Dans le dernier Chabrol, Bellamy, Depardieu répond à quelqu'un qui lui demande s'il est bon ou méchant : « 50-50, comme tout le monde ». Cette morale toute chabrolienne fonctionne à plein dans son très beau Une affaire de femmes. C'est l'histoire vraie de Marie, une «faiseuse d'anges » sans scrupule qui fut exécutée sous l'Occupation le 30 juillet 1943, en est l'héroïne. Une personnage complexe, ni coupable ni innocente, mais qui a ses raisons, comme tout le monde là aussi.

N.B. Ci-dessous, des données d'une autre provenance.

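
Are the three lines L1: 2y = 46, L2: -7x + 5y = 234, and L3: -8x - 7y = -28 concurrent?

No

Intersecting L1 and L2: solving the 2×2 system gives (x, y) = (-17, 23).
Substitute into L3: (-8)(-17) + (-7)(23) = -25.
But L3 requires -28 ≠ -25, so the three lines have no common point.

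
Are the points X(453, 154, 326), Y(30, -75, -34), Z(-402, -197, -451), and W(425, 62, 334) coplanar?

A normal to the plane through X, Y, Z is n = XY × XZ = (51573, -20871, -47322).
The plane has equation n·P = 4721463. For W: n·W = 4818975.
4818975 ≠ 4721463, so W is off the plane.

No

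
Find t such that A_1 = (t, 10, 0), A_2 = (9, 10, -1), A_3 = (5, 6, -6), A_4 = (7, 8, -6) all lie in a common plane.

9

The points are coplanar iff A_1A_2 · (A_1A_3 × A_1A_4) = 0.
Expanding, this is linear in t: (-10)t + (90) = 0.
So t = 9.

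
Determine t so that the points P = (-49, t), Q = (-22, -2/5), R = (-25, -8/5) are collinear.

The three points are collinear iff det[PQ; PR] = 0.
This determinant is linear in t: (-3)t + (-168/5) = 0, so t = -56/5.

-56/5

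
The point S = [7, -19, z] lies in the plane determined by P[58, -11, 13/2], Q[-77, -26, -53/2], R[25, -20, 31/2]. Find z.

A normal to the plane is n = PQ × PR = (-432, 2304, 720).
S lies in the plane iff n · PS = 0.
This gives (720)z + (-1080) = 0, so z = 3/2.

3/2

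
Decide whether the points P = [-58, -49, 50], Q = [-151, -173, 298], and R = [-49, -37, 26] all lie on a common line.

Yes

PQ = (-93, -124, 248), PR = (9, 12, -24).
PQ × PR = (0, 0, 0).
The cross product vanishes, so the three points are collinear.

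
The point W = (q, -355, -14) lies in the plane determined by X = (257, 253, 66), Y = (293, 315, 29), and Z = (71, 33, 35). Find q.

-255

A normal to the plane is n = XY × XZ = (-10062, 7998, 3612).
W lies in the plane iff n · XW = 0.
This gives (-10062)q + (-2565810) = 0, so q = -255.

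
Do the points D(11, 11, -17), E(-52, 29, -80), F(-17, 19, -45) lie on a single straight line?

Yes

DE = (-63, 18, -63), DF = (-28, 8, -28).
Each component of DF is 4/9 times the corresponding component of DE, so DF = 4/9·DE and the points are collinear.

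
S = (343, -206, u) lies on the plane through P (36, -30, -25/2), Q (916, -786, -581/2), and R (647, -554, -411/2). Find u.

The plane through P, Q, R has equation 236x − 18y + 796z = -914.
Substituting S: (796)u + (84656) = -914, so u = -215/2.

-215/2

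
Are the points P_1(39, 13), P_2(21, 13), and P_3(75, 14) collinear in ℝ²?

No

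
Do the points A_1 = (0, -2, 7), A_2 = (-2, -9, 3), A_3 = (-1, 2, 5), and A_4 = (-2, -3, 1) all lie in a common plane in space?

No

With A_1 as base: A_1A_2 = (-2, -7, -4), A_1A_3 = (-1, 4, -2), A_1A_4 = (-2, -1, -6).
A_1A_3 × A_1A_4 = (-26, -2, 9).
A_1A_2 · (A_1A_3 × A_1A_4) = 30.
Since 30 ≠ 0, the four points are not coplanar.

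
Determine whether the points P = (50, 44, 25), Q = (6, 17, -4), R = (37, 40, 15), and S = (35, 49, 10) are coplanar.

A normal to the plane through P, Q, R is n = PQ × PR = (154, -63, -175).
The plane has equation n·X = 553. For S: n·S = 553.
Equal, so S lies in the plane and all four are coplanar.

Yes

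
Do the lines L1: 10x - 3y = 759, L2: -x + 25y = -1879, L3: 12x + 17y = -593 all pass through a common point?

Yes

Lines aᵢx + bᵢy = cᵢ with pairwise distinct directions are concurrent exactly when det[aᵢ bᵢ cᵢ] = 0.
Here the determinant is 0.
It vanishes, so the lines are concurrent at (54, -73).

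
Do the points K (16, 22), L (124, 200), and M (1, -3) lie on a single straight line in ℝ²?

KL = (108, 178), KM = (-15, -25).
det[KL; KM] = (108)(-25) − (178)(-15) = -30.
The determinant is nonzero, so they are not collinear.

No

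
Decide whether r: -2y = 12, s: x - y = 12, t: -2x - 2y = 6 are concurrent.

No

Lines aᵢx + bᵢy = cᵢ with pairwise distinct directions are concurrent exactly when det[aᵢ bᵢ cᵢ] = 0.
Here the determinant is 12.
Nonzero, so no common point exists.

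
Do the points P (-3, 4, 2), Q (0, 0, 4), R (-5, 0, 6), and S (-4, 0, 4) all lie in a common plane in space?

No

With P as base: PQ = (3, -4, 2), PR = (-2, -4, 4), PS = (-1, -4, 2).
PR × PS = (8, 0, 4).
PQ · (PR × PS) = 32.
Since 32 ≠ 0, the four points are not coplanar.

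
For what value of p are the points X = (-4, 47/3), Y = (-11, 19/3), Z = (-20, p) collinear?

-17/3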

Chabrol montre la vie quotidienne en cette période trouble de l'Occupation: les tickets de rationnement, les trafics illégaux, les maris qui reviennent du front, les amis qui disparaissent du jour au lendemain. Parce qu'elle veut échapper au cercle macabre de sa petite vie morose et misérable, Marie pratique des avortements, loue parfois une chambre à une prostituée... Son désir de confort, de réussite sociale, de respectabilité va se confondre avec ce qui la mènera à la déchéance et en fera l'incarnation du mal, le bouc émissaire d'un pays alors peu reluisant moralement parlant. La mise en scène de Chabrol, comme d'habitude peu voyante, est d'une précision remarquable, notamment dans les scènes d'intérieurs où l'étroitesse des lieux reflètent le mécanisme mortifère dans lequel s'embarque Marie, avec toute sa famille. Le cinéaste est plein de compassion pour sa protagoniste, en revanche il jette un regard sans pitié sur la France de l'Occupation et son lot de traîtres, de délateurs et de donneurs de leçon.

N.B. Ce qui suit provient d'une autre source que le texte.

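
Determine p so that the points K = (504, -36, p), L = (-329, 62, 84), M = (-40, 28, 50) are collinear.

Collinearity requires KL × KM = 0; each component is linear in p.
The x-component gives (-34)p + (-476) = 0, so p = -14.
The remaining components then also vanish.

-14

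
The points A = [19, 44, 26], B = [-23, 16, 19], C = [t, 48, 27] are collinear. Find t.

25

Collinearity requires AB × AC = 0; each component is linear in t.
The y-component gives (-7)t + (175) = 0, so t = 25.
The remaining components then also vanish.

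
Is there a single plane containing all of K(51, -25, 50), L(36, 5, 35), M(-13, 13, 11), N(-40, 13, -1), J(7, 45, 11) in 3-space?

The plane through K, L, M has normal n = KL × KM = (-600, 375, 1350) and equation n·P = 27525.
Checking the remaining points: n·N = 27525, n·J = 27525.
All equal 27525, so all 5 points lie in one plane.

Yes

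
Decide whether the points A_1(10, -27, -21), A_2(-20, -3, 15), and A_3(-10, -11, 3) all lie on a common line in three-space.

Yes

A_1A_2 = (-30, 24, 36), A_1A_3 = (-20, 16, 24).
A_1A_2 × A_1A_3 = (0, 0, 0).
The cross product vanishes, so the three points are collinear.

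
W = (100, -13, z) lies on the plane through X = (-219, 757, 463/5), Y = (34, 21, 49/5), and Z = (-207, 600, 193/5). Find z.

53

Coplanarity requires XY · (XZ × XW) = 0.
XY = (253, -736, -414/5), XZ = (12, -157, -54); the triple product is linear in z with coefficient -30889 and constant term 1637117.
Setting it to zero: z = 53.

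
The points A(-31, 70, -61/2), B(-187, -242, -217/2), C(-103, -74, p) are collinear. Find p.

Collinearity requires AB × AC = 0; each component is linear in p.
The x-component gives (-312)p + (-20748) = 0, so p = -133/2.
The remaining components then also vanish.

-133/2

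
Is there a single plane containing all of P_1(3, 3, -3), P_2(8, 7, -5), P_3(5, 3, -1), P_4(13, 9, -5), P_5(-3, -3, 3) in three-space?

The plane through P_1, P_2, P_3 has normal n = P_1P_2 × P_1P_3 = (8, -14, -8) and equation n·P = 6.
Checking the remaining points: n·P_4 = 18, n·P_5 = -6.
Since n·P_4 = 18 ≠ 6, P_4 is off the plane and the points are not all coplanar.

No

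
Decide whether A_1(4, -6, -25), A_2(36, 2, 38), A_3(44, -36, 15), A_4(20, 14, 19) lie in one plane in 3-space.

No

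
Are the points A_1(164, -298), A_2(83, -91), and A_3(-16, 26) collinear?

A_1A_2 = (-81, 207), A_1A_3 = (-180, 324).
det[A_1A_2; A_1A_3] = (-81)(324) − (207)(-180) = 11016.
The determinant is nonzero, so they are not collinear.

No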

Isabelle Huppert et François Cluzet. Collection Christophe L.

Et Marie, bien sûr, c'est Isabelle Huppert, principale égérie de Chabrol depuis Violette Nozière en 1978, particulièrement excellente ici, avec ce mélange de douceur et de détermination. Une personnage paradoxal et passionnant, que Chabrol filme comme tel, sans jugement. Les autres interprêtes sont à l'avenant, François Cluzet en marie largué et Marie Trintignant en « pute au grand coeur ». Dans ce film remarquable, Claude Chabrol met admirablement en relief les contradictions d'une femme et d'une société en mal de repères et qui tente de s'en sortir, entre système D et dilemmes moraux. Le cinéaste n'a pas peur de filmer la France de Vichy sous ses aspects les moins reluisants, avec un réalisme qui cependant ne se fait jamais moralisateur. L'un des brillants sommets de la collaboration Chabrol-Huppert.